Let's say you have just picked up a new prescription and the label says: "Take one tablet bid for 7 days."

How much and how often should you take your medicine? Studies have shown that quite a few people routinely misunderstand simple labels like this one. And it gets worse — many doctors routinely use incomprehensible abbreviations, some of them from Latin, when writing prescriptions.

One recent study estimates that 90 million Americans lack basic health literacy.

Test your knowledge of the following commonly used prescription abbreviations by matching them with the correct definition (answers below):
  1. ad lib
  2. bid
  3. i.d.
  4. MDR
  5. IM
  6. npo
  7. qd
  8. stat
  9. tid
  10. O.D.
  1. twice per day
  2. as much as you wish
  3. each day
  4. intramuscular
  5. right away
  6. minimum daily requirement
  7. three times a day
  8. the same
  9. nothing by mouth
  10. right eye
1(b), 2(a), 3(h), 4(f), 5(d), 6(i), 7(c), 8(e), 9(g), 10(j)

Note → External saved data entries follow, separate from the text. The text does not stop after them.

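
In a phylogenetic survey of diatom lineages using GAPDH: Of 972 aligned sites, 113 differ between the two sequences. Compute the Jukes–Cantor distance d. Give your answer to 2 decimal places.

0.13

p = 113/972 ≈ 0.116255.
d = −(3/4) ln(1 − 4p/3) = −0.75 ln(1 − 0.155007) = −0.75 ln(0.844993)
  = −0.75 × (-0.168427) = 0.126320 substitutions/site.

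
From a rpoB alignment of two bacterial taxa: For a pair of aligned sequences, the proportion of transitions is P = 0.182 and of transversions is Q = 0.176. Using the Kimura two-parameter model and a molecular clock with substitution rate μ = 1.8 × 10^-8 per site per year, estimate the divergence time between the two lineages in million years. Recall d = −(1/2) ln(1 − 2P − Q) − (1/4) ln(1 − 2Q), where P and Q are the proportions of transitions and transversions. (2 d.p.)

Under the Kimura two-parameter model, d = −½ ln(1 − 2P − Q) − ¼ ln(1 − 2Q).
1 − 2P − Q = 0.46, giving −½ ln(0.46) = 0.388264.
1 − 2Q = 0.648, giving −¼ ln(0.648) = 0.108466.
d = 0.388264 + 0.108466 = 0.496730.
Under a molecular clock d = 2μt, so t = d/(2μ) = 0.496730 / (2 × 1.8 × 10^-8) = 13.80 million years.

13.80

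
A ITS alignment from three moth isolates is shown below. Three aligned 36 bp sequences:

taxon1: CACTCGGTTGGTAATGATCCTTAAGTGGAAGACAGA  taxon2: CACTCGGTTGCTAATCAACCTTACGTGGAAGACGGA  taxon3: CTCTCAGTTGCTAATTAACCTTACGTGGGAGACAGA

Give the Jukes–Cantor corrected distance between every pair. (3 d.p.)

d(taxon1,taxon2) = 0.154, d(taxon1,taxon3) = 0.225, d(taxon2,taxon3) = 0.154

taxon1–taxon2: 5/36 sites differ → p ≈ 0.138889, d = −0.75 ln(1 − 0.185185) = 0.153596 ≈ 0.154.
taxon1–taxon3: 7/36 sites differ → p ≈ 0.194444, d = −0.75 ln(1 − 0.259259) = 0.225078 ≈ 0.225.
taxon2–taxon3: 5/36 sites differ → p ≈ 0.138889, d = −0.75 ln(1 − 0.185185) = 0.153596 ≈ 0.154.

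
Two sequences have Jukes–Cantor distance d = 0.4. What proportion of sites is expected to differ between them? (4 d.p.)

0.3100

p = (3/4)(1 − e^(−4d/3)) = 0.75 × (1 − e^(-0.533333)) = 0.75 × (1 − 0.586646) = 0.310016.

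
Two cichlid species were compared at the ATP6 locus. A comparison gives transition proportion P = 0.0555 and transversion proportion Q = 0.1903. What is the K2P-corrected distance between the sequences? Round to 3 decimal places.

Under the Kimura two-parameter model, d = −½ ln(1 − 2P − Q) − ¼ ln(1 − 2Q).
1 − 2P − Q = 0.6987, giving −½ ln(0.6987) = 0.179267.
1 − 2Q = 0.6194, giving −¼ ln(0.6194) = 0.119751.
d = 0.179267 + 0.119751 = 0.299018.

0.299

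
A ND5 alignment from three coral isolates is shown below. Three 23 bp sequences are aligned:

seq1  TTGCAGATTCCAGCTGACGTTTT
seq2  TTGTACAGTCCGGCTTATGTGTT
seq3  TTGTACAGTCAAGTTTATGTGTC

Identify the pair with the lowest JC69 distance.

seq2 and seq3

seq1–seq2: 7/23 differ, p = 0.304, d = 0.390.
seq1–seq3: 9/23 differ, p = 0.391, d = 0.553.
seq2–seq3: 4/23 differ, p = 0.174, d = 0.198.
The smallest distance is between seq2 and seq3.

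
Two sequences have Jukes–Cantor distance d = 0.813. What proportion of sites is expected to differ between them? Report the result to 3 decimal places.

0.496

p = (3/4)(1 − e^(−4d/3)) = 0.75 × (1 − e^(-1.084)) = 0.75 × (1 − 0.338240) = 0.496320.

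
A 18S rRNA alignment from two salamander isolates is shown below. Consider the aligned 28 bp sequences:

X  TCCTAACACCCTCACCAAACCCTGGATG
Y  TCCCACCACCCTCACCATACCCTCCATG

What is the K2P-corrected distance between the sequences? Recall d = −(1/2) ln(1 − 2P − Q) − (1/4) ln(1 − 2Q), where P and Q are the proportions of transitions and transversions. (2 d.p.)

Of 28 sites, 1 differences are transitions and 4 are transversions, so P = 1/28 ≈ 0.035714 and Q = 4/28 ≈ 0.142857.
Under the Kimura two-parameter model, d = −½ ln(1 − 2P − Q) − ¼ ln(1 − 2Q).
1 − 2P − Q = 0.785715, giving −½ ln(0.785715) = 0.120581.
1 − 2Q = 0.714286, giving −¼ ln(0.714286) = 0.084118.
d = 0.120581 + 0.084118 = 0.204699.

0.20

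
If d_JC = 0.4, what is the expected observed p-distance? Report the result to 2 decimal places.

p = (3/4)(1 − e^(−4d/3)) = 0.75 × (1 − e^(-0.533333)) = 0.75 × (1 − 0.586646) = 0.310016.

0.31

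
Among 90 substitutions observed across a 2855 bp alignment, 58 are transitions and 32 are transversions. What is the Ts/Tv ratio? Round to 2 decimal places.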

Dr. Alastair J.J. Wood of the American College of Physicians Foundation (ACPF) Medication Labeling Technical Advisory Board has proposed a new system of simplified, standardized dosing instructions for prescription medication container labels.

Appearing at the 2007 National Health Communication Conference, held in Washington, D.C. on November 28, Dr. Wood called for a Universal Medication Schedule (UMS) that standardizes prescription medication dosing times on drug container labels. The idea is that consumers would be told to take their medicine at the same four times per day, for example, at breakfast, lunch, dinner and bedtime. The UMS would replace the current practice which either instructs patients to take the medicine a specified number of times per day or at certain time intervals.

According to Ruth Parker, MD, FACP, co-chair of the ACPF's Medication Labeling Technical Advisory Board, "Improving drug labels is an issue that sits at the intersection of health literacy and patient safety. The variability of dosing instructions on labels is a source of confusion among patients, which could lead to adverse drug events."

Other proposals include:
  • Using clear language to describe dosage/interval instructions.
  • Simplifying language, avoiding unfamiliar words and medical jargon.
  • Displaying information in larger, simpler typefaces that can be read more easily.
  • Using boldface and highlighting for consumer content.
  • Developing a standard icon system for warnings and instructions.
By the way, that new prescription? Take it twice a day for seven days.